I often found it ironic, that when I worked in mental health many companies offered minimal to no leave. In a field where compassion fatigue and burnout is high, you would think self-care would be the focus in order to retain quality employees. Instead, the turnover was high, the companies did not care. In many ways I think mental health employers cosign co-dependency. Some companies actually felt like they were doing you a favor by offering you a job.


After my late morning deliberations on paid leave, we collectively decided to take a short walk into the woods. I didn’t want Shadow to be laying down all day, and he seemed very happy to partake in a family stroll.


Within seconds of being on trail, Shadow appeared pain-free. His love of the trail over rides any sense of muscle soreness. Shadow is one of those dogs with an extremely high threshold to pain. After being neutered, he marched out of the vet’s office like nothing happened! I was under strict instructions to keep him low key, however, within a few hours of being home, Shadow was supermanning off the bed.


Our family nature hike was a mix of digging, flower sniffing and snoozing.



Back at base camp, Min set up his birthday hammock. Min had always wanted a hammock. His ideal setting; two palm trees and a white sandy beach. Sadly I could not deliver a tropical beach setting within the Northern Arizona limits, however, I think he was ok with this view.


How many people on the planet can say they took a nana nap overlooking the North Rim?


Min can!


And so can I, I was fortunate enough that Min shared his new crib.


It was now getting late in the day, and we were hoping to enjoy the last sunset of our trip. Shadow was tired, he would have been content with sleeping inside the tent, at the same time he hates to be left alone. So like a good soldier he carried on, and we walked the few hundred yards to Locust Point.
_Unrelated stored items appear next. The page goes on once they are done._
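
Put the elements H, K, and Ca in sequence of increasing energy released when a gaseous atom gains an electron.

H is in period 1, group 1; K is in period 4, group 1; Ca is in period 4, group 2.
Electron affinity generally becomes more exothermic across a period toward the halogens and less exothermic down a group.
These span different periods and groups, so the two trends combine.
K > Ca: this pair runs against the simple trend — see the exception note.
H > K: H sits above K in group 1, so the down-group effect alone puts H higher.
Note the exception: K has a higher electron affinity than Ca, contrary to the simple trend — adding an electron to Ca (ns²) has to open a new, higher-energy np subshell, which is unfavourable.
Tabulated electron affinity (kJ/mol): H 73, K 48, Ca 2.
So from lowest to highest: Ca < K < H.

Ca < K < H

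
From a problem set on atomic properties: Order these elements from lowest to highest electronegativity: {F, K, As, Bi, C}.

K < Bi < As < C < F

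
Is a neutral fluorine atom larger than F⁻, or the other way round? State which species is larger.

Forming F⁻ adds 1 electron to F. More electron–electron repulsion in the same shell, with unchanged nuclear charge, lets the cloud expand.
An anion is larger than its parent atom: F⁻ > F.

F⁻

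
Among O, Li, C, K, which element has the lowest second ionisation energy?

After 1 electron has been removed, what remains? O⁺ still has 5 valence electrons; Li⁺ is the bare [He] core; C⁺ still has 3 valence electrons; K⁺ is the bare [Ar] core.
Usually core removal costs more than valence removal, but here the competition is close: a tightly held n=2 valence electron can cost more to remove than an n=3 core electron, so the actual values have to decide it.
Valence configurations: O⁺ [He]2s²2p³, C⁺ [He]2s²2p¹.
Tabulated IE_2 (kJ/mol): O 3388, Li 7298, C 2353, K 3052.
Putting it together, IE_2: C < K < O < Li.

C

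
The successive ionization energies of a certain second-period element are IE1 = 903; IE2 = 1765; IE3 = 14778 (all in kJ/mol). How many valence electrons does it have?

Look for the largest jump between consecutive ionization energies: IE3/IE2 ≈ 8.4, far larger than any earlier ratio.
That jump marks the point where a core electron is being removed. So the atom has 2 valence electrons.

2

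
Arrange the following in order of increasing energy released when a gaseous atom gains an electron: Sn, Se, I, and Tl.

Tl, Sn, Se, I

Electron affinity generally becomes more exothermic across a period toward the halogens and less exothermic down a group.
Neither a single period nor a single group — weigh both effects.
Sn > Tl: relative to Tl, both the across-period and down-group shifts push Sn's electron affinity up.
Se > Sn: both effects reinforce here, so Se is clearly the higher of the two.
I > Se: period and group pull opposite ways; the across-period shift dominates (295 vs 195 kJ/mol).
Tabulated electron affinity (kJ/mol): Se 195, Sn 107, I 295, Tl 19.
So from lowest to highest: Tl < Sn < Se < I.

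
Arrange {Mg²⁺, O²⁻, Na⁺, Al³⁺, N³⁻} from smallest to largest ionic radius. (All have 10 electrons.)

Al³⁺ < Mg²⁺ < Na⁺ < O²⁻ < N³⁻

All of these have 10 electrons, so size is governed by nuclear charge alone: the more protons, the stronger the pull on the same electron cloud, and the smaller the ion.
Nuclear charges: Al³⁺ (Z=13), Mg²⁺ (Z=12), Na⁺ (Z=11), O²⁻ (Z=8), N³⁻ (Z=7).
Smallest to largest: Al³⁺ < Mg²⁺ < Na⁺ < O²⁻ < N³⁻.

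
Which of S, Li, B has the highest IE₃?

Consider each +2 ion: S²⁺ still has 4 valence electrons; Li²⁺ is already 1 electron into the core; B²⁺ still has 1 valence electron.
Pulling an electron out of a noble-gas core costs far more than removing a remaining valence electron, so Li sits at the high end of IE_3.
Valence configurations: S²⁺ [Ne]3s²3p², B²⁺ [He]2s¹.
Approximate IE_3 values (kJ/mol): S 3357, Li 11815, B 3660.
Overall IE_3 order: S < B < Li.

Li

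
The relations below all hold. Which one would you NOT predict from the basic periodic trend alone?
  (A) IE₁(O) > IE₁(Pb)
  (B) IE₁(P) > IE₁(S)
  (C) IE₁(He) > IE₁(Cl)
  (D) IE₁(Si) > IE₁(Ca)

The general trend: first ionization energy increases across a period and decreases down a group.
(A) O (period 2, group 16) vs Pb (period 6, group 14): the stated order agrees with the simple trend.
(B) P (period 3, group 15) vs S (period 3, group 16): the stated order contradicts the simple trend.
(C) He (period 1, group 18) vs Cl (period 3, group 17): the stated order agrees with the simple trend.
(D) Si (period 3, group 14) vs Ca (period 4, group 2): the stated order agrees with the simple trend.
The exception is (B): S (3p⁴) ionizes more easily than half-filled P (3p³) because the paired 3p electron in S is pushed out by e⁻–e⁻ repulsion.

(B)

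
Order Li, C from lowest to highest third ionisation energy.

After 2 electrons have been removed, what remains? Li²⁺ is already 1 electron into the core; C²⁺ still has 2 valence electrons.
Breaking into a closed-shell core is much more expensive than removing a leftover valence electron — Li has the largest IE_3 here.
Tabulated IE_3 (kJ/mol): Li 11815, C 4620.
Overall IE_3 order: C < Li.

C < Li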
Since having Shadow I have heard countless times that dogs are a man’s best friend. I consider this theory rather sexist in nature, dogs are a human’s best friend. When did a friendship with a dog become gendered? Min has often said that society seldom sees a woman and her dog highlighted or documented, I am hoping to change that!


By societal standards, Shadow has the odds stacked up against him. In many ways, he is a triple minority. Being part pit bull makes society fearful of him, not to mention he has a very blended family. Being raised by a gay mama and a straight minority papa always makes for interesting dinner conversation.


By no means has Shadow been a picnic since he found me. He still suffers from PTSD symptoms. Fortunately many of his triggers, I have been able to identify. He tends to be rather fearful of new experiences, yet he is willing to venture out of his comfort zone. The presence of men tends to make him fear-aggressive, he instinctually does not trust men when they try to greet him. The idea of having a man’s hand near his face or head is terrifying to him. The only exception to the rule is his relationship with Min.He has learned to trust Min, yet at the same time, Shadow sees Min as a child that needs protection. At the end of the day though, I know Shadow is a very loving loyal boy.Like myself, he is not perfect, but he tries anyway.

As we patiently waited for the sun to set, I wrapped Shadow up in my down jacket. Within minutes he was asleep.


Sunsets for me have always triggered a feeling of being awestruck. By witnessing the beauty and awe of the sunset, I feel you can slow down your perception of time.

When was the last time you felt awestruck?

Could we be a happier society if we incorporated daily feelings and experiences of awestruck?



As we returned to camp for our final night I promised myself I would return to the Rainbow Rim. It has to be my favorite sunset camp in America thus far.


As Jo Walton once said, “There’s a sunrise and a sunset every single day, and they’re absolutely free. Don’t miss so many of them.”